Why? PCA and UMAP help us visualize high-dimensional data in 2D, while clustering algorithms group similar cells together.

9. Annotate Cell Types

Once we have clusters, we need to assign biological meaning to them by annotating cell types.

# Annotate cell types based on marker genes
sc.tl.marker_genes(pbmc, groupby='leiden')

# Visualize marker genes
sc.pl.dotplot(pbmc, marker_genes, groupby='leiden')

Why? Cell type annotation allows us to interpret the biological significance of our clusters and understand what cell populations are present in the sample.

10. Discover Cell Trajectories

Finally, we can explore how cells transition from one state to another using trajectory inference.

# Run trajectory inference
sc.tl.paga(pbmc, groups='leiden')
sc.pl.paga(pbmc, color='leiden', legend_loc='on data')

# Compute trajectory
sc.tl.diffmap(pbmc)
sc.tl.dpt(pbmc, n_branches=2)

# Visualize trajectory
sc.pl.diffmap(pbmc, color='dpt_pseudotime')
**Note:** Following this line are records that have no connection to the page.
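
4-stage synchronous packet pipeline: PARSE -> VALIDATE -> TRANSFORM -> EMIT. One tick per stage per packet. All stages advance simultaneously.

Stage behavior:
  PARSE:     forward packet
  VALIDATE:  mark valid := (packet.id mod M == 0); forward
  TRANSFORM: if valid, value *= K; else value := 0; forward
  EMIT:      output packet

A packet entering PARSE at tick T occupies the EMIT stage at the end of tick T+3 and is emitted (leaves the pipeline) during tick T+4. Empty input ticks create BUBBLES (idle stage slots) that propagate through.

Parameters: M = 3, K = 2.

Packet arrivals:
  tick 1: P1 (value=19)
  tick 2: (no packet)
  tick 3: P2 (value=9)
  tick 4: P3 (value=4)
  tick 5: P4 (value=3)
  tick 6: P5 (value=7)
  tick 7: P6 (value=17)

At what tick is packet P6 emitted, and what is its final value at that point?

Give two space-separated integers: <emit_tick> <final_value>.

Tick 1: [PARSE:P1(v=19,ok=F), VALIDATE:-, TRANSFORM:-, EMIT:-] out:-; in:P1
Tick 2: [PARSE:-, VALIDATE:P1(v=19,ok=F), TRANSFORM:-, EMIT:-] out:-; in:-
Tick 3: [PARSE:P2(v=9,ok=F), VALIDATE:-, TRANSFORM:P1(v=0,ok=F), EMIT:-] out:-; in:P2
Tick 4: [PARSE:P3(v=4,ok=F), VALIDATE:P2(v=9,ok=F), TRANSFORM:-, EMIT:P1(v=0,ok=F)] out:-; in:P3
Tick 5: [PARSE:P4(v=3,ok=F), VALIDATE:P3(v=4,ok=T), TRANSFORM:P2(v=0,ok=F), EMIT:-] out:P1(v=0); in:P4
Tick 6: [PARSE:P5(v=7,ok=F), VALIDATE:P4(v=3,ok=F), TRANSFORM:P3(v=8,ok=T), EMIT:P2(v=0,ok=F)] out:-; in:P5
Tick 7: [PARSE:P6(v=17,ok=F), VALIDATE:P5(v=7,ok=F), TRANSFORM:P4(v=0,ok=F), EMIT:P3(v=8,ok=T)] out:P2(v=0); in:P6
Tick 8: [PARSE:-, VALIDATE:P6(v=17,ok=T), TRANSFORM:P5(v=0,ok=F), EMIT:P4(v=0,ok=F)] out:P3(v=8); in:-
Tick 9: [PARSE:-, VALIDATE:-, TRANSFORM:P6(v=34,ok=T), EMIT:P5(v=0,ok=F)] out:P4(v=0); in:-
Tick 10: [PARSE:-, VALIDATE:-, TRANSFORM:-, EMIT:P6(v=34,ok=T)] out:P5(v=0); in:-
Tick 11: [PARSE:-, VALIDATE:-, TRANSFORM:-, EMIT:-] out:P6(v=34); in:-
P6: arrives tick 7, valid=True (id=6, id%3=0), emit tick 11, final value 34

Answer: 11 34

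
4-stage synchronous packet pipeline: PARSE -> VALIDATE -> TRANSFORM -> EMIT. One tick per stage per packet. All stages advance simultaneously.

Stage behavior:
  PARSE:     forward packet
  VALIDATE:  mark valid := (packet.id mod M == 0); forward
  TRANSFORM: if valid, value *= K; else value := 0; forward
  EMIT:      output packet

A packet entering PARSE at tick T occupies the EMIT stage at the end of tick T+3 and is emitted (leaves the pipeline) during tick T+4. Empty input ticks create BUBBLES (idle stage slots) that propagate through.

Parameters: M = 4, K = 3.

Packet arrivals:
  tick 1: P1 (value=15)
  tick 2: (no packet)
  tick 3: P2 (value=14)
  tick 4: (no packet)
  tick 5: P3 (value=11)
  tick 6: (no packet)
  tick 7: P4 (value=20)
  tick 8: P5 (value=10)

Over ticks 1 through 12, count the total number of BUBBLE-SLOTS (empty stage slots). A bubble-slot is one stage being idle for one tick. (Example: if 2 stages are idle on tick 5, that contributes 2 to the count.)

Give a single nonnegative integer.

Answer: 28

Derivation:
Tick 1: [PARSE:P1(v=15,ok=F), VALIDATE:-, TRANSFORM:-, EMIT:-] out:-; bubbles=3
Tick 2: [PARSE:-, VALIDATE:P1(v=15,ok=F), TRANSFORM:-, EMIT:-] out:-; bubbles=3
Tick 3: [PARSE:P2(v=14,ok=F), VALIDATE:-, TRANSFORM:P1(v=0,ok=F), EMIT:-] out:-; bubbles=2
Tick 4: [PARSE:-, VALIDATE:P2(v=14,ok=F), TRANSFORM:-, EMIT:P1(v=0,ok=F)] out:-; bubbles=2
Tick 5: [PARSE:P3(v=11,ok=F), VALIDATE:-, TRANSFORM:P2(v=0,ok=F), EMIT:-] out:P1(v=0); bubbles=2
Tick 6: [PARSE:-, VALIDATE:P3(v=11,ok=F), TRANSFORM:-, EMIT:P2(v=0,ok=F)] out:-; bubbles=2
Tick 7: [PARSE:P4(v=20,ok=F), VALIDATE:-, TRANSFORM:P3(v=0,ok=F), EMIT:-] out:P2(v=0); bubbles=2
Tick 8: [PARSE:P5(v=10,ok=F), VALIDATE:P4(v=20,ok=T), TRANSFORM:-, EMIT:P3(v=0,ok=F)] out:-; bubbles=1
Tick 9: [PARSE:-, VALIDATE:P5(v=10,ok=F), TRANSFORM:P4(v=60,ok=T), EMIT:-] out:P3(v=0); bubbles=2
Tick 10: [PARSE:-, VALIDATE:-, TRANSFORM:P5(v=0,ok=F), EMIT:P4(v=60,ok=T)] out:-; bubbles=2
Tick 11: [PARSE:-, VALIDATE:-, TRANSFORM:-, EMIT:P5(v=0,ok=F)] out:P4(v=60); bubbles=3
Tick 12: [PARSE:-, VALIDATE:-, TRANSFORM:-, EMIT:-] out:P5(v=0); bubbles=4
Total bubble-slots: 28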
Why? Trajectory analysis helps us understand cellular development or differentiation processes, revealing how cells change over time.

Summary

In this tutorial, you've learned how to build a complete single-cell RNA-seq analysis pipeline using Scanpy. You've performed quality control, normalized data, identified variable genes, clustered cells, annotated cell types, and discovered cell trajectories. This workflow is a solid foundation for analyzing scRNA-seq data and can be adapted to various biological datasets.

With these skills, you're now ready to explore your own scRNA-seq datasets and uncover the complex cellular dynamics hidden within them.